В производственной пьесе является на сцену новый герой – социальный бунтарь, детонатор системы, который заставляет пересмотреть незыблемые, стабильные основы как минимум производства, как максимум – всего строя жизни. Театральным событием эпохи застоя становится если не сам герой-бунтарь (будь то Чешков из «Человека со стороны» Дворецкого или Потапов из «Заседания парткома» Гельмана), то хотя бы мечта о появлении такого персонажа. Герой, о котором мечтается драматургам-производственникам 1970-х, является в реальности только в эпоху перестройки. Социализм с человеческим лицом – он может быть узнан в простом рабочем, который в силах подорвать систему изнутри. И в случае с производственной пьесой мы сталкиваемся не просто с эстетическим явлением, которое кратковременно расцвело и тут же потеряло свою силу; перед нами феномен проектирования социальной реальности с помощью культуры. Производственная пьеса не описывает действительность, не вводит в культуру человеческие типы, созданные временем, – она моделирует будущее, проникает в область «практической» фантастики, бумажной архитектуры.

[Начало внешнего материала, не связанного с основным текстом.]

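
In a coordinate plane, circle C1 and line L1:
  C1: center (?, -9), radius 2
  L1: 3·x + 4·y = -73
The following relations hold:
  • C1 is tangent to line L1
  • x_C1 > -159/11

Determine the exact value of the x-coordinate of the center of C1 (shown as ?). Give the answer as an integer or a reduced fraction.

1. [C1‖L1]  x_C1² + (74/3)x_C1 + 141 = 0  ⇒  x_C1 = -47/3 or -9
2. given x_C1 > -159/11: keep -9

-9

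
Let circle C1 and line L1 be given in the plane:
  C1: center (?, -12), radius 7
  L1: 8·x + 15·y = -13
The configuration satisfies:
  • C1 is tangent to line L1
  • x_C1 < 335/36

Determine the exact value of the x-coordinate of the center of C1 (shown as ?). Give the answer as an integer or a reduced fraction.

1. [C1‖L1]  x_C1² − (167/4)x_C1 + 429/2 = 0  ⇒  x_C1 = 6 or 143/4
2. given x_C1 < 335/36: keep 6

6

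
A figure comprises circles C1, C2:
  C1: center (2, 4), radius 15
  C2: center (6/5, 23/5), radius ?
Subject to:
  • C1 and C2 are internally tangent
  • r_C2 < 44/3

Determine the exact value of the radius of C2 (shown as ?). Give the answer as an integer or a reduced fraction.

14

1. [int C1,C2]  r_C2² − 30r_C2 + 224 = 0  ⇒  r_C2 = 14 or 16
2. given r_C2 < 44/3: keep 14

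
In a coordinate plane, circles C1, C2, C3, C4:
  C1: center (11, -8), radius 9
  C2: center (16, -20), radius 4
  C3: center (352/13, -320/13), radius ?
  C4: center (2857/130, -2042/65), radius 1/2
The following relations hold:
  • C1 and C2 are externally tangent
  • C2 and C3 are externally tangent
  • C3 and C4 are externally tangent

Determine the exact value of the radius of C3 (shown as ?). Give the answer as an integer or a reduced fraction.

8

1. [ext C2·C3]  r_C3² + 8r_C3 − 128 = 0  ⇒  r_C3 = 8 (r>0 drops 1)
2. [ext C3·C4]  r_C3² + 1r_C3 − 72 = 0  ⇒  r_C3 = 8 (r>0 drops 1)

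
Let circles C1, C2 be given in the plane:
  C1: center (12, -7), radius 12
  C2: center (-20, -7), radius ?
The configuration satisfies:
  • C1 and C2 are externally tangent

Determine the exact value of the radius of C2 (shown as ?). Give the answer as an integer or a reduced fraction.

20

1. [ext C1·C2]  r_C2² + 24r_C2 − 880 = 0  ⇒  r_C2 = 20 (r>0 drops 1)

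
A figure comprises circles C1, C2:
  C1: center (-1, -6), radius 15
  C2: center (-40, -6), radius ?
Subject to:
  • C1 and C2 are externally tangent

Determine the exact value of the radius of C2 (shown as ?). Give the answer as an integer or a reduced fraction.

24

1. [ext C1·C2]  r_C2² + 30r_C2 − 1296 = 0  ⇒  r_C2 = 24 (r>0 drops 1)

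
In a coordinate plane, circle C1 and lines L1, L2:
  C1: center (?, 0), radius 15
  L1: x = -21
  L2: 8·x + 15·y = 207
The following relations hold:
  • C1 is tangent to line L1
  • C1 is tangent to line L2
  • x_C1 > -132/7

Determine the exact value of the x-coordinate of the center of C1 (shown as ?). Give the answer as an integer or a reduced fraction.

1. [C1‖L1]  x_C1² + 42x_C1 + 216 = 0  ⇒  x_C1 = -36 or -6
2. [C1‖L2]  x_C1² − (207/4)x_C1 − 693/2 = 0  ⇒  x_C1 = -6 or 231/4

-6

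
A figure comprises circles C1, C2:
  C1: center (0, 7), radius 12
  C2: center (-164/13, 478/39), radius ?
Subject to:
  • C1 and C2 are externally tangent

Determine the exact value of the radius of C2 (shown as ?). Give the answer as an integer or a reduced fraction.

5/3

1. [ext C1·C2]  r_C2² + 24r_C2 − 385/9 = 0  ⇒  r_C2 = 5/3 (r>0 drops 1)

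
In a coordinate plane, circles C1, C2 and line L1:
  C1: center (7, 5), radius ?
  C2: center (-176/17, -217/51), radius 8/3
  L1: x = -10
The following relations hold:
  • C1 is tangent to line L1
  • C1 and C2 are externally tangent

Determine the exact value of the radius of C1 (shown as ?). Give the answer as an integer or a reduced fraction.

1. [C1‖L1]  r_C1² − 289 = 0  ⇒  r_C1 = 17 (r>0 drops 1)
2. [ext C1·C2]  r_C1² + (16/3)r_C1 − 1139/3 = 0  ⇒  r_C1 = 17 (r>0 drops 1)

17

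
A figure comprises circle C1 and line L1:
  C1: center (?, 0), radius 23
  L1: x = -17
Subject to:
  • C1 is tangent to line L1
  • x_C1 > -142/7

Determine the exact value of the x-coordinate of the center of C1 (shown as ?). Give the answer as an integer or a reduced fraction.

1. [C1‖L1]  x_C1² + 34x_C1 − 240 = 0  ⇒  x_C1 = -40 or 6
2. given x_C1 > -142/7: keep 6

6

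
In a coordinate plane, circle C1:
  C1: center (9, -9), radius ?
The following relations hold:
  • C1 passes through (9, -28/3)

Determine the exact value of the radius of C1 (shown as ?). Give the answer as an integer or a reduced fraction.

1. [C1∋P]  r_C1² − 1/9 = 0  ⇒  r_C1 = 1/3 (r>0 drops 1)

1/3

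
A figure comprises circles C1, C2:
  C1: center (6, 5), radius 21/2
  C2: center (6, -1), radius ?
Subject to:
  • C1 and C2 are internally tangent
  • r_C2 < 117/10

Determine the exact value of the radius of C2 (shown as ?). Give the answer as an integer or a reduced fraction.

9/2

1. [int C1,C2]  r_C2² − 21r_C2 + 297/4 = 0  ⇒  r_C2 = 9/2 or 33/2
2. given r_C2 < 117/10: keep 9/2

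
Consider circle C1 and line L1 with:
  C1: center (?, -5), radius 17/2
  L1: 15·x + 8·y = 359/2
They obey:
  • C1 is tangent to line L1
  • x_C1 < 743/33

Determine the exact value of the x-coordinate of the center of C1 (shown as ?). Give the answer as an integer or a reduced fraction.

5

1. [C1‖L1]  x_C1² − (439/15)x_C1 + 364/3 = 0  ⇒  x_C1 = 5 or 364/15
2. given x_C1 < 743/33: keep 5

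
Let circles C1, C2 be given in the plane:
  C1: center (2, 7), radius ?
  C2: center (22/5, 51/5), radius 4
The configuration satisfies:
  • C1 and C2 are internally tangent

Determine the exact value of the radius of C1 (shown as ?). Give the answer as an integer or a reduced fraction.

8

1. [int C1,C2]  r_C1² − 8r_C1 = 0  ⇒  r_C1 = 8 (r>0 drops 1)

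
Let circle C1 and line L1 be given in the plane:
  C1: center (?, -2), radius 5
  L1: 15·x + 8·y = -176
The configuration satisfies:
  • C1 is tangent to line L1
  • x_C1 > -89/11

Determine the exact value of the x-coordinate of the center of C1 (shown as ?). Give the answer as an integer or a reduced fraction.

-5

1. [C1‖L1]  x_C1² + (64/3)x_C1 + 245/3 = 0  ⇒  x_C1 = -49/3 or -5
2. given x_C1 > -89/11: keep -5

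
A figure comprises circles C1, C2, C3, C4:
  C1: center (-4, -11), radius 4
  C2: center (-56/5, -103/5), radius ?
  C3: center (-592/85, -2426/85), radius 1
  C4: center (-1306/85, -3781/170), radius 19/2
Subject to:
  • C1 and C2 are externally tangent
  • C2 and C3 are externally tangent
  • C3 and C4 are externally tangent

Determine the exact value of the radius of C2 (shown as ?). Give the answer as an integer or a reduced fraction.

8

1. [ext C1·C2]  r_C2² + 8r_C2 − 128 = 0  ⇒  r_C2 = 8 (r>0 drops 1)
2. [ext C2·C3]  r_C2² + 2r_C2 − 80 = 0  ⇒  r_C2 = 8 (r>0 drops 1)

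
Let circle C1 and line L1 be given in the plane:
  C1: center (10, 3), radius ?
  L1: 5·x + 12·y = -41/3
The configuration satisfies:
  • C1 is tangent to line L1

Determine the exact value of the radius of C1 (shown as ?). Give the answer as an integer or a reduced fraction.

1. [C1‖L1]  r_C1² − 529/9 = 0  ⇒  r_C1 = 23/3 (r>0 drops 1)

23/3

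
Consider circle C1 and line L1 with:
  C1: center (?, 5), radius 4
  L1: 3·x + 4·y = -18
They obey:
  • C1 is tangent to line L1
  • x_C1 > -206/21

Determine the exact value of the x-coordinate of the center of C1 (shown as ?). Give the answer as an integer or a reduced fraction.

-6

1. [C1‖L1]  x_C1² + (76/3)x_C1 + 116 = 0  ⇒  x_C1 = -58/3 or -6
2. given x_C1 > -206/21: keep -6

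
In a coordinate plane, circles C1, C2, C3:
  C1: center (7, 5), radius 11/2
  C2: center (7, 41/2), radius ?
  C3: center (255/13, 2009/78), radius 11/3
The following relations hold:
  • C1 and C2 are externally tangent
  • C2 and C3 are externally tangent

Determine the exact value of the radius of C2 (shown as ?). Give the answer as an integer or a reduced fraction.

10

1. [ext C1·C2]  r_C2² + 11r_C2 − 210 = 0  ⇒  r_C2 = 10 (r>0 drops 1)
2. [ext C2·C3]  r_C2² + (22/3)r_C2 − 520/3 = 0  ⇒  r_C2 = 10 (r>0 drops 1)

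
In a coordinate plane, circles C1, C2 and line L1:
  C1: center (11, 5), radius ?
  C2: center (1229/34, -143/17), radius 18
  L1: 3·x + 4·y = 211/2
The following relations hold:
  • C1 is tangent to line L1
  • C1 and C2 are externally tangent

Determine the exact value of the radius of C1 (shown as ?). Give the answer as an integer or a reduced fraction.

1. [C1‖L1]  r_C1² − 441/4 = 0  ⇒  r_C1 = 21/2 (r>0 drops 1)
2. [ext C1·C2]  r_C1² + 36r_C1 − 1953/4 = 0  ⇒  r_C1 = 21/2 (r>0 drops 1)

21/2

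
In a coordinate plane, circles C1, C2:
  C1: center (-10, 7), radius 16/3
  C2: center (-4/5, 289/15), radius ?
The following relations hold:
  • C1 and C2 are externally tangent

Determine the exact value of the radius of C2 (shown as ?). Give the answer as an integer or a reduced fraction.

1. [ext C1·C2]  r_C2² + (32/3)r_C2 − 620/3 = 0  ⇒  r_C2 = 10 (r>0 drops 1)

10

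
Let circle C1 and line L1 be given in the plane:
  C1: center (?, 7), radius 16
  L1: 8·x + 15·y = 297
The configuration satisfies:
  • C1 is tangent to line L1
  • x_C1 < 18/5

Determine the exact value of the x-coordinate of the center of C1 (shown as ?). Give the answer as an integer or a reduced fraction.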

В одной из пьес Михаила Шатрова говорится, что коммунисты сильны и правы, так как не боятся внутренней критики и уверены в том, что повредить им могут только они сами. И поэтому самым распространенным конфликтом в производственной драме стала борьба за героя на высших партийных постах; герой действует и нарушает правила не самолично, а под покровительством партийного чиновника, осознавшего необходимость перемен. Эта модель несколько напоминает античные сказания, где борьба между героями имеет высшую ступень, где борются их покровители-боги. И, стало быть, очевиден адресат производственной пьесы: она должна показывать трудящимся массам, пришедшим в театр, как им действовать в ситуации, когда далеко не все прекрасно в области советского производства и партийного строительства. Не все у нас прекрасно, и об этом можно говорить. Темами производственной пьесы были противостояние героя и растущего, коснеющего чиновнического аппарата, который погряз в чинопочитании, карьеризме, в «игре в авторитеты». А вывод сводился к тому, что простой народ расплачивается за недостатки планирования в верхах, за страх и корыстолюбие вышестоящих. Совсем не случайно Александр Гельман станет одним из активных участников перестройки: именно в его пьесах предлагалось решать проблемы через общественную дискуссию, всестороннее обсуждение.